Yoelkis Cespedes is not in danger of needing 40-man roster protection, nor is he running out of minor league options. He is just performing much better than I thought he would, which makes him a more viable long-term outfield option for the White Sox than I initially presumed.
Cespedes was recently promoted to AA, but was showing off his speed and power combination at A+ Winston Salem to the tune of 10 stolen bases, 7 home runs (45 games), and a .278/.355/.494 line for an .850 OPS and a 128 wRC+. Many White Sox fans have assumed that Cespedes is the de facto long-term right fielder, and while there are still plenty of performance obstacles and other options in his way, he does figure to spend a good portion of 2022 in AAA, which puts him very close to MLB-ready. The organization should employ a “wait and see” approach with Cespedes, but if he continues to produce, he will be an easy candidate to receive MLB playing time as soon as late 2022.

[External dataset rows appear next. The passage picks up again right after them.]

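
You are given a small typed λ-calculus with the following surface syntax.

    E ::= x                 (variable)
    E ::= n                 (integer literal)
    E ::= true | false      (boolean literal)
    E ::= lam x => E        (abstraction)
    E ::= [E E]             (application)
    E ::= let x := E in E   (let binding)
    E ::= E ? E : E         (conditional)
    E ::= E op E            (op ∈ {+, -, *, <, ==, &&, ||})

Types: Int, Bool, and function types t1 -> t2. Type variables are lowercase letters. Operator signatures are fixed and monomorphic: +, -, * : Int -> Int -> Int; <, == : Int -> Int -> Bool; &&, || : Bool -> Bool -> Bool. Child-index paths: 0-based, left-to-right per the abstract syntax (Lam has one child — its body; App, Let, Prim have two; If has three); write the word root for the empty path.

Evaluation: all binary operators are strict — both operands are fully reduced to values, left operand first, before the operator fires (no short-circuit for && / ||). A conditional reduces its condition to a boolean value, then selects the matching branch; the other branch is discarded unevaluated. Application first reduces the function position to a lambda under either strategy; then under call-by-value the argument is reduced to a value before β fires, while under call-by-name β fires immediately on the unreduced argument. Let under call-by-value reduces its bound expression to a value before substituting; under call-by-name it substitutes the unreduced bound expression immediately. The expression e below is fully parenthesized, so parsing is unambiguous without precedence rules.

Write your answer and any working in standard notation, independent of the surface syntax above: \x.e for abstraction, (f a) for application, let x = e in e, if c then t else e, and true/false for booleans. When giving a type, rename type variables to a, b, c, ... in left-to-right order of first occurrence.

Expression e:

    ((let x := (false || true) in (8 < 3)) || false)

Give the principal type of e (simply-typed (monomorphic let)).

Working:
  unify Bool ~ Bool
  unify Bool ~ Bool
let x : Bool
  unify Int ~ Int
  unify Int ~ Int
  unify Bool ~ Bool
  unify Bool ~ Bool

Answer: Bool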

Between (two) September call-ups and the upcoming 40-man roster decisions, the White Sox will be forced to make some difficult choices. These are good problems to have, as having too many talented position players is not really a negative, but nevertheless, it will be interesting to see what the White Sox do with Burger, Adolfo, and Sheets in the short-term. In theory, Perez and Cespedes are still one cycle behind them in terms of making an MLB impact. Other AA names I neglected to mention that are also worth watching as the 2021 regular season nears its conclusion are utilityman Romy Gonzalez infielder Yolbert Sanchez.